Spoiler alert: they were not true. In this era of fast-moving information, disputing spurious claims and pseudoscience is fortunately easy and quick. NASA debunked Goop's claims and said that it doesn't even use carbon to line its spacesuits at all.
A post on the Goop website waxed poetic about the ability of these expensive wearable stickers to restore the balance in our bodies and soothe our frazzled, anxious souls. These stickers, called Body Vibes, sure can accomplish a lot for us.
Except, of course, for the fact that the product basically sounds like snake oil. Gizmodo called out the site's claims by contacting people NASA and asking the right questions. Check out the Gizmodo article to see how the creator of the stickers tried to, well, make like a snake oil salesman and slither his way out of this mess.
But hey—maybe the stickers can work the way the creators claim they work. Of course, that's extremely doubtful. Unless the creators of these stickers can produce peer-reviewed studies and test results that prove their claims, it's best if we treat the products with caution.

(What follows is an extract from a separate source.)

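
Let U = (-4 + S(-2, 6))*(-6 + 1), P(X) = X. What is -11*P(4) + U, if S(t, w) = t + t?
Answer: -4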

Goop itself has been courting controversy ever since it came into existence. Paltrow has been selling an unattainable, out-of-touch, expensive lifestyle on her posts on the site. This time, however, the site has promoted a product with brazenly untrue claims. While the other products that the site endorses may also be dubious in some way, these stickers are just plain pseudoscience.
The site has since removed the description containing the stickers' outlandish claims. However, it is still promoting the use of the stickers, though it doesn't provide any explanation for or proof of how the stickers can “heal”.
What we can take away from this controversy is that fools and their money are indeed easily parted. If you can spare $60 dollars for 10 stickers with unproven “healing” claims, then do so and be happy. However, it's much better if we can all save our money for better things and be more discerning about the “scientific” claims we hear.
It can be surprisingly easy to make something sound scientific. All you'd need to do is choose the right words and phrases. You can then fool unsuspecting customers with more money than sense. Thus, if you'd like to protect yourself from being taken in by sites like Goop, remember to always look for peer-reviewed studies that prove any claims that product in question makes.